Security

Are you handling sensitive data correctly? Are your dependencies upto-date? Check the important areas of your code again.

Security should be part of every commit. Handling sensitive data correctly, validating inputs, and keeping dependencies up-to-date are non-negotiable. One careless method can create vulnerabilities that are hard to fix later.

For example, storing passwords in plain text is unsafe:

public class UserService {
    public void saveUser(String username, String password) {
        database.save(username, password); // unsafe!
    }
}

Refactor using Spring Security’s BCryptPasswordEncoder, a current and maintained library:

import org.springframework.security.crypto.password.Pbkdf2PasswordEncoder;

public class UserService {
    private final Pbkdf2PasswordEncoder passwordEncoder =
    new Pbkdf2PasswordEncoder(
        "secret",16,600_000,
        Pbkdf2PasswordEncoder.SecretKeyFactoryAlgorithm.PBKDF2WithHmacSHA256
    );

    public void saveUser(String username, String password) {
        String hashedPassword = passwordEncoder.encode(password);
        database.save(username, hashedPassword);
    }

    public boolean checkPassword(String password, String storedHash) {
        return passwordEncoder.matches(password, storedHash);
    }
}

Here:

  • encode hashes the password with a strong salt.

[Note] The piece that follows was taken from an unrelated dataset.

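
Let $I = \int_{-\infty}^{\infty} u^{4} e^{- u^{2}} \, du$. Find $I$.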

  • matches safely verifies user input against the stored hash.

Practical habits for secure code:

  • Never store sensitive information in plain text.

  • Validate all user inputs; never trust external data.

  • Use well-maintained libraries like Spring Security for cryptography.

  • Keep dependencies up-to-date and monitor for vulnerabilities.

  • Limit access to sensitive methods and data with proper access control.

Every commit should ask: “Could this expose sensitive data or create a vulnerability?” Using modern, maintained libraries and secure patterns consistently keeps your code safe and maintainable.